Hormone treatment after menopause was originally studied by the Women’s Health Initiative (WHI) as part of a clinical trial established in 1992 to assess its relationship to coronary heart disease. Those studies were halted in 2002 when the results indicated that women taking a combination of estrogen and progestin had a higher risk of heart disease, stroke, and invasive breast cancer when compared to women taking a placebo. Now, a new study published October 20, 2010 in the Journal of the American Medical Association (JAMA) reports that these breast cancers associated with hormone treatment are more aggressive, more advanced, and have a higher mortality rate.
The WHI continued to follow the women with breast cancer after the main trial had ended. Some earlier observational studies had suggested that hormone therapy induced breast cancers were less advanced and had a lower risk of death. However, this new WHI finding strongly contradicts those suggestions. Combined hormone therapy increased the incidence of invasive breast cancer and in many cases the cancer had spread to the lymph nodes making it a more deadly form of cancer. Most significantly, it was found that the use of hormone therapy made the detection of breast cancer more difficult resulting in the cancer being diagnosed at a more advanced stage.

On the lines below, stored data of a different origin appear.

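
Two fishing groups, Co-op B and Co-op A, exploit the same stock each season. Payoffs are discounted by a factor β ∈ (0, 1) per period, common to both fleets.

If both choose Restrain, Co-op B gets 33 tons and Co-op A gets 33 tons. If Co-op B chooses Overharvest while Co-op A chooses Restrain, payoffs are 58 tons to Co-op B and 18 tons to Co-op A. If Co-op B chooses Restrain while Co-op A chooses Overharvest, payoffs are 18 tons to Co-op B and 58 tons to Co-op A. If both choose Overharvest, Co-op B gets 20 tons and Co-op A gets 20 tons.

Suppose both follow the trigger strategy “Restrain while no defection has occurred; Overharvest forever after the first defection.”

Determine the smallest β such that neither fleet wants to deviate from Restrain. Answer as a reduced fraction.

25/38

One-period gain from deviating is 58 − 33 = 25. The loss is 33 − 20 = 13 in every subsequent period, with present value 13·β/(1−β).
Deviation is unprofitable when 13·β/(1−β) ≥ 25, i.e. β/(1−β) ≥ 25/13.
Equivalently β ≥ 25/(25+13) = 25/38.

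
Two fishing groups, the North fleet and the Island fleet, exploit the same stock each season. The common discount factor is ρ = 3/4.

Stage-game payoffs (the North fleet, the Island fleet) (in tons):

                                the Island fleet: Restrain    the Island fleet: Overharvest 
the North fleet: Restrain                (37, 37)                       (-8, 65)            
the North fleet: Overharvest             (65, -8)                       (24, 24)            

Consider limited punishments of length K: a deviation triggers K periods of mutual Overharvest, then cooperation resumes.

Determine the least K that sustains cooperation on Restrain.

Need Σ_{k=1}^{K} ρ^k ≥ (65−37)/(37−24) = 2.1538 at ρ = 3/4.
At K = 4 the sum is 2.0508 < 2.1538; at K = 5 it is 2.2881 ≥ 2.1538.
So the minimum punishment length is K = 5.

5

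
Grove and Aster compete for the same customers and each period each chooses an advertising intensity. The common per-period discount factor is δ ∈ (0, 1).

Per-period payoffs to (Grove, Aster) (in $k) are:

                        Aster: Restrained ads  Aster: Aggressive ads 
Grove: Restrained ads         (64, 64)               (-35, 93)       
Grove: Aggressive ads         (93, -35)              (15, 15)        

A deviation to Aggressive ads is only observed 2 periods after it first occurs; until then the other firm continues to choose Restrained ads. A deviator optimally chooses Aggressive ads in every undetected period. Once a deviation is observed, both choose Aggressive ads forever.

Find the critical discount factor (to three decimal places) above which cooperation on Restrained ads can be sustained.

Deviating for the 2 undetected periods gains 93−64 = 29 per period over cooperation, then loses 64−15 = 49 per period forever once punishment starts.
Gain: 29(1 + δ + … + δ^1); loss: 49·δ^2/(1−δ).
No profitable deviation ⇔ 29(1−δ^2) ≤ 49·δ^2, i.e. δ^2 ≥ 29/(29+49) = 29/78.
Hence δ ≥ (29/78)^(1/2) ≈ 0.610.

0.610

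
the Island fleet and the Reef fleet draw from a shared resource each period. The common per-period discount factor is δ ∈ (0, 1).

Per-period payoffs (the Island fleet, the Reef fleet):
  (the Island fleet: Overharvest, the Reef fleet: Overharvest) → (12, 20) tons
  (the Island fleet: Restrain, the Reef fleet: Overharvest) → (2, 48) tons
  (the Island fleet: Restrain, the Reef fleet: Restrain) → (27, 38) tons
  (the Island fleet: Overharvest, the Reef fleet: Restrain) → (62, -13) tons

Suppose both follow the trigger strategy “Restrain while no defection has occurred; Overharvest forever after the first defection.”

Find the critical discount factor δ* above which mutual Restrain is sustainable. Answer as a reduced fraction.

For the Island fleet: deviation gain 62−27 = 35, per-period punishment loss 27−12 = 15. IC gives δ ≥ 35/50 = 7/10.
For the Reef fleet: gain 10, loss 18 per period, so δ ≥ 10/28 = 5/14.
The tighter constraint is the Island fleet's, so cooperation needs δ ≥ 7/10.

7/10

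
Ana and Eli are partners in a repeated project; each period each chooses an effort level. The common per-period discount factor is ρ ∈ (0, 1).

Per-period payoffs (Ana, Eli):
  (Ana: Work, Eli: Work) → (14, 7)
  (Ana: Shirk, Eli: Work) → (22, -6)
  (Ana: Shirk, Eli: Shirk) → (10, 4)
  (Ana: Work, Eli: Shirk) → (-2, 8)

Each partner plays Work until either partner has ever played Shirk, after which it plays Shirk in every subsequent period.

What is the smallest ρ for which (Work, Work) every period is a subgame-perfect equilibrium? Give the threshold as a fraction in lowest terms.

2/3

Ana: cooperation gives 14 each period; deviation gives 22 once then 10 forever.
  14/(1−ρ) ≥ 22 + 10ρ/(1−ρ) ⇒ ρ ≥ 8/12 = 2/3.
Eli: cooperation gives 7 each period; deviation gives 8 once then 4 forever.
  ρ ≥ 1/4.
Both must hold, so the binding constraint is Ana's: ρ ≥ 2/3.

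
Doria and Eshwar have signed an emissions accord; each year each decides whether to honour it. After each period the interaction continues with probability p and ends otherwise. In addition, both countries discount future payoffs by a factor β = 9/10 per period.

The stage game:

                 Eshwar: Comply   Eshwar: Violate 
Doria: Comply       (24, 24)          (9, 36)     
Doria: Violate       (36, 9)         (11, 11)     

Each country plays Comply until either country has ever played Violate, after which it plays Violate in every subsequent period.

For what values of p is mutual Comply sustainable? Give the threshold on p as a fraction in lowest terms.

Expected continuation weight on next period's payoff is β·p = 9/10·p, which plays the role of the discount factor.
Cooperation requires 9/10·p ≥ (36−24)/(36−11) = 12/25, hence p ≥ 8/15.

8/15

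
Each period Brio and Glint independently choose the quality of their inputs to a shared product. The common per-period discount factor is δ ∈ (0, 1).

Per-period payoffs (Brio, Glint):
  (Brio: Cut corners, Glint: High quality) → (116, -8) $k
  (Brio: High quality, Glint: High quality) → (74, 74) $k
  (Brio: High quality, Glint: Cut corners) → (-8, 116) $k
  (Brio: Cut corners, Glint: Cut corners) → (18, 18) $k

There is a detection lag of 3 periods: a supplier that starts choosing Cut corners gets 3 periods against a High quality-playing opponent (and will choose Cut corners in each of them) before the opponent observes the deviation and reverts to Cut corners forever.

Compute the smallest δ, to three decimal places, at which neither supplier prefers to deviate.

0.754

Deviating for the 3 undetected periods gains 116−74 = 42 per period over cooperation, then loses 74−18 = 56 per period forever once punishment starts.
Gain: 42(1 + δ + … + δ^2); loss: 56·δ^3/(1−δ).
No profitable deviation ⇔ 42(1−δ^3) ≤ 56·δ^3, i.e. δ^3 ≥ 42/(42+56) = 3/7.
Hence δ ≥ (3/7)^(1/3) ≈ 0.754.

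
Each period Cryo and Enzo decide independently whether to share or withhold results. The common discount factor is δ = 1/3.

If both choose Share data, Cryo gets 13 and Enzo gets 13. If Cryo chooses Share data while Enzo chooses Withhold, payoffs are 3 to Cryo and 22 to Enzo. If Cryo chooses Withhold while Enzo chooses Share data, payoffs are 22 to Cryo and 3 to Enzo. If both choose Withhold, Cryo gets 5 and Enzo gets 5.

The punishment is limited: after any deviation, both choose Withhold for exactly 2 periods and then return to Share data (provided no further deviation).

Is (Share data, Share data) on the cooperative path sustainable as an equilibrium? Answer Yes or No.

No

IC: δ+…+δ^2 ≥ (22−13)/(13−5) = 9/8.
At δ = 1/3: partial sum = 0.4444 < 1.1250. Cooperation not sustainable.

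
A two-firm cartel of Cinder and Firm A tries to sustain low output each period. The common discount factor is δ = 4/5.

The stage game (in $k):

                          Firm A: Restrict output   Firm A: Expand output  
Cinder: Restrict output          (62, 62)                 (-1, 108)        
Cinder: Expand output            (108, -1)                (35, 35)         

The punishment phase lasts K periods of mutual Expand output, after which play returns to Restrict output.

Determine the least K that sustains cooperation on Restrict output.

IC: δ(1−δ^K)/(1−δ) ≥ (108−62)/(62−35) = 46/27.
With δ = 4/5: need 1 − δ^K ≥ 46/27·(1−4/5)/(4/5), i.e. δ^K ≤ 0.5741.
Since (4/5)^2 = 0.6400 and (4/5)^3 = 0.5120, the smallest such K is 3.

3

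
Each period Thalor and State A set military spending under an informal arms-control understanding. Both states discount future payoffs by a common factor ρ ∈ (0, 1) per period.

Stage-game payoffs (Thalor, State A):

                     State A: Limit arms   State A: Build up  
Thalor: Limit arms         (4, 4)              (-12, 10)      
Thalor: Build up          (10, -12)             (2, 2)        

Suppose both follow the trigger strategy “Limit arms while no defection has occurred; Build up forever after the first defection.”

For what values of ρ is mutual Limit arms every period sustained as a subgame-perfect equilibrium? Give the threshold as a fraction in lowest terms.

Under grim trigger the critical discount factor is (T−C)/(T−P) with T = 10, C = 4, P = 2.
ρ* = (10−4)/(10−2) = 6/8 = 3/4.

3/4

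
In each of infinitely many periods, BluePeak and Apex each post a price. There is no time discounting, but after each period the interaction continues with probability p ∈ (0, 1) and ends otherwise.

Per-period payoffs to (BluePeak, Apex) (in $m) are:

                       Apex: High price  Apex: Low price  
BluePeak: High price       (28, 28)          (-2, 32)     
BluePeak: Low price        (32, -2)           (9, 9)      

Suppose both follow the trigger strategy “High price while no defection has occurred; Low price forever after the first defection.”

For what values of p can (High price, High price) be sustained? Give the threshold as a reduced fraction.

With no time discounting, the continuation probability p plays the role of the discount factor.
Grim-trigger IC: 28/(1−p) ≥ 32 + 9p/(1−p) ⇒ p ≥ (32−28)/(32−9) = 4/23.

4/23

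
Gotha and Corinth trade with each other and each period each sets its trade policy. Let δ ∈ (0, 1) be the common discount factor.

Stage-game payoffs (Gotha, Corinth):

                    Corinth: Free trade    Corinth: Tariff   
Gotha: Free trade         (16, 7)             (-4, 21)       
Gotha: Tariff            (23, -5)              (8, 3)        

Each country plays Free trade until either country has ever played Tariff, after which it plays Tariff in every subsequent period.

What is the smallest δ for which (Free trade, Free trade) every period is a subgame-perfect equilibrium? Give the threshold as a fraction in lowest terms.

7/9

Gotha's threshold: (23−16)/(23−8) = 7/15.
Corinth's threshold: (21−7)/(21−3) = 7/9.
7/15 < 7/9, so Corinth binds and δ* = 7/9.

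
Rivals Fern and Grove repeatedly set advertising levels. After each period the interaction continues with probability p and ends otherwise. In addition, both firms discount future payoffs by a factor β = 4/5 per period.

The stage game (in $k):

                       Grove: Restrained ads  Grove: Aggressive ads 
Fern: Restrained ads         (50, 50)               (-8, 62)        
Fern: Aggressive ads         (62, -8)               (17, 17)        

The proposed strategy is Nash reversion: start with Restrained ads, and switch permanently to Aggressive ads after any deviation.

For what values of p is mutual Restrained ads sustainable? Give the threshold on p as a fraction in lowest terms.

With continuation probability p and discount β, the effective per-period discount factor is βp.
Grim-trigger IC: βp ≥ (62−50)/(62−17) = 4/15.
So p ≥ (4/15)/(4/5) = 1/3.

1/3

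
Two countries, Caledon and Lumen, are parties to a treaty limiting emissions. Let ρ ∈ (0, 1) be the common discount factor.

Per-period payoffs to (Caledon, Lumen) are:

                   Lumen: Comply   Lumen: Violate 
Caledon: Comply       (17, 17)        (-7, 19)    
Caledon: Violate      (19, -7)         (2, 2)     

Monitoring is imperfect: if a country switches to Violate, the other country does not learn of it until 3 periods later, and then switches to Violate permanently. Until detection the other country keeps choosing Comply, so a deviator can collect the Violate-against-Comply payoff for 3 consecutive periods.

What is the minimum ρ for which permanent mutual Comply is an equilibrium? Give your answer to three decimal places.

A deviator earns 19 for 3 periods, then 2 forever; cooperating earns 17 forever. Multiplying the IC by (1−ρ):
17 ≥ 19(1−ρ^3) + 2ρ^3, so 17·ρ^3 ≥ 2 and ρ^3 ≥ 2/17.
ρ ≥ (2/17)^(1/3) ≈ 0.490.

0.490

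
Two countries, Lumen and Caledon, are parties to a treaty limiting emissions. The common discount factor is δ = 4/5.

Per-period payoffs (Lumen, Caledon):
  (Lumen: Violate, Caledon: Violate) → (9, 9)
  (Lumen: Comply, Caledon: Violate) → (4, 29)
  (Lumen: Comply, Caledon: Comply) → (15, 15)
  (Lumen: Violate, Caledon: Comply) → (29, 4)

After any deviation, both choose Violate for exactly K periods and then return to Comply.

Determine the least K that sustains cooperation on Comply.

IC: δ(1−δ^K)/(1−δ) ≥ (29−15)/(15−9) = 7/3.
With δ = 4/5: need 1 − δ^K ≥ 7/3·(1−4/5)/(4/5), i.e. δ^K ≤ 0.4167.
Since (4/5)^3 = 0.5120 and (4/5)^4 = 0.4096, the smallest such K is 4.

4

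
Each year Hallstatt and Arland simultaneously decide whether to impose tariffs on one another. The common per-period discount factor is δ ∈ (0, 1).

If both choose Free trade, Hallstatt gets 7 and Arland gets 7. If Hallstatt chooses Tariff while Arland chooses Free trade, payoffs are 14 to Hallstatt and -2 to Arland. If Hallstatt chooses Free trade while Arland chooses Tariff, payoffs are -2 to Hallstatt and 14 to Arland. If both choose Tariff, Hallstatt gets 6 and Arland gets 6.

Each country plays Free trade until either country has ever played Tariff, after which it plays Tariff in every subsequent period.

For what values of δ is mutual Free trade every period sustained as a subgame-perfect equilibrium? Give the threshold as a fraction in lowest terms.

7/8

One-period gain from deviating is 14 − 7 = 7. The loss is 7 − 6 = 1 in every subsequent period, with present value 1·δ/(1−δ).
Deviation is unprofitable when 1·δ/(1−δ) ≥ 7, i.e. δ/(1−δ) ≥ 7.
Equivalently δ ≥ 7/(7+1) = 7/8.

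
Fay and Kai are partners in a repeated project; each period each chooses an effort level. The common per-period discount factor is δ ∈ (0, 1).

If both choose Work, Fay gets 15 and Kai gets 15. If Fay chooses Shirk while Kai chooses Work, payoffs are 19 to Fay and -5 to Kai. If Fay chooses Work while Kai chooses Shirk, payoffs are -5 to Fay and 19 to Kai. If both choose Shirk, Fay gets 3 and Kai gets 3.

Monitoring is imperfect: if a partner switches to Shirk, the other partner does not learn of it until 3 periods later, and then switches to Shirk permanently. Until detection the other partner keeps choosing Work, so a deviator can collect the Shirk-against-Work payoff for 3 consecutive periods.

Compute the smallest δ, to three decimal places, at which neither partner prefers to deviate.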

For many years, menopausal women were treated with a combination of drugs to treat hot flashes and mood swings. Premarin, manufactured by Wyeth, contained estrogen, while Provera, manufactured by Pfizer’s Pharmacia and Upjohn, contained progestin. In 1995, Wyeth combined the two hormones to form the medication, PremPro. Following the initial findings of the WHI in 2002 that linked estrogen and progestin to increased incidences of breast cancer, sales decreased dramatically. Sales of Premarin and PremPro were approximately $213 million in 2009, down from almost $2 billion prior to 2002.